Environmental impact of coal processing toxins on health

Rose Dangana
PUBH 506.186
Instructor: Dr. Sharon Barnett
April 29, 2015
Coal is an inflammable, loose organic rock, comprised of hydrogen, carbon and oxygen. It is formed when vegetation which has consolidated between rock layers transforms into coal seams after undergoing heat and pressure for millions of years. There is more supply of coal than oil or gas, a supply that could last the entire world for about 109 years into the future. Coal provides electricity as well as fuels the production of steel, cement and other industrial activities.
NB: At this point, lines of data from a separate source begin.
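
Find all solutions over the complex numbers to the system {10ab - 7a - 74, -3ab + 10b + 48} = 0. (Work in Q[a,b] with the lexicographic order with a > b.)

{(-2, -3), (370/21, 28/25)}

Compute a lex Gröbner basis by Buchberger's algorithm.
f_1 = 10ab - 7a - 74, LT = ab.
f_2 = -3ab + 10b + 48, LT = ab.

S(f_1,f_2): lcm = ab. S = -\tfrac{7}{10}a + \tfrac{10}{3}b + \tfrac{43}{5}.
  leading term a: no divisor's leading term divides it; move -\tfrac{7}{10}a to the remainder.
  leading term b: no divisor's leading term divides it; move \tfrac{10}{3}b to the remainder.
  leading term 1: no divisor's leading term divides it; move \tfrac{43}{5} to the remainder.
  remainder -\tfrac{7}{10}a + \tfrac{10}{3}b + \tfrac{43}{5} ≠ 0; add h_3 = -\tfrac{7}{10}a + \tfrac{10}{3}b + \tfrac{43}{5} to the basis.

S(f_1,h_3): lcm = ab. S = -\tfrac{7}{10}a + \tfrac{100}{21}b^{2} + \tfrac{86}{7}b - \tfrac{37}{5}.
  leading term a: subtract (1)·h_3 from -\tfrac{7}{10}a + \tfrac{100}{21}b^{2} + \tfrac{86}{7}b - \tfrac{37}{5} → \tfrac{100}{21}b^{2} + \tfrac{188}{21}b - 16
  leading term b^{2}: no divisor's leading term divides it; move \tfrac{100}{21}b^{2} to the remainder.
  leading term b: no divisor's leading term divides it; move \tfrac{188}{21}b to the remainder.
  leading term 1: no divisor's leading term divides it; move -16 to the remainder.
  remainder \tfrac{100}{21}b^{2} + \tfrac{188}{21}b - 16 ≠ 0; add h_4 = \tfrac{100}{21}b^{2} + \tfrac{188}{21}b - 16 to the basis.

The other S-polynomials (S(f_2,h_3), S(f_1,h_4), S(f_2,h_4), S(h_3,h_4)) all reduce to 0 modulo the current basis, so we have a Gröbner basis.
Inter-reduce: drop elements whose leading term is divisible by another's, tail-reduce, and make monic.
Reduced Gröbner basis: {a - \tfrac{100}{21}b - \tfrac{86}{7}, b^{2} + \tfrac{47}{25}b - \tfrac{84}{25}}.

Since the basis is lex-ordered, b^{2} + \tfrac{47}{25}b - \tfrac{84}{25} is univariate in b. Its roots are {-3, 28/25}. Back-substituting each root into the other basis elements fixes the other coordinates.
  b = -3: the earlier basis element becomes a + 2 = 0, giving a = -2 — point (-2, -3).
  b = 28/25: the earlier basis element becomes a - \tfrac{370}{21} = 0, giving a = 370/21 — point (370/21, 28/25).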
Each year, over 6,185 million tons (Mt) of hard coal and 1,042 Mt of brown or lignite coal is produced worldwide. The top five coal producing countries are China, United States (US), Australia, India and South Africa. Eighty-five percent of the coal produced is used in the country of production and only fifteen percent is exported (World Coal Association, 2015).
Coal can be mined using two methods, the surface or ‘opencast’ mining and the underground or ‘deep’ mining. Underground mining is more common although the largest coal producing countries use the surfacing mining method. In US, surface mining account for sixty seven percent of coal production while in Australia, it accounts for eighty percent of its production. Surface mining is more economical if the coal is close to the surface (World Coal Association, 2015).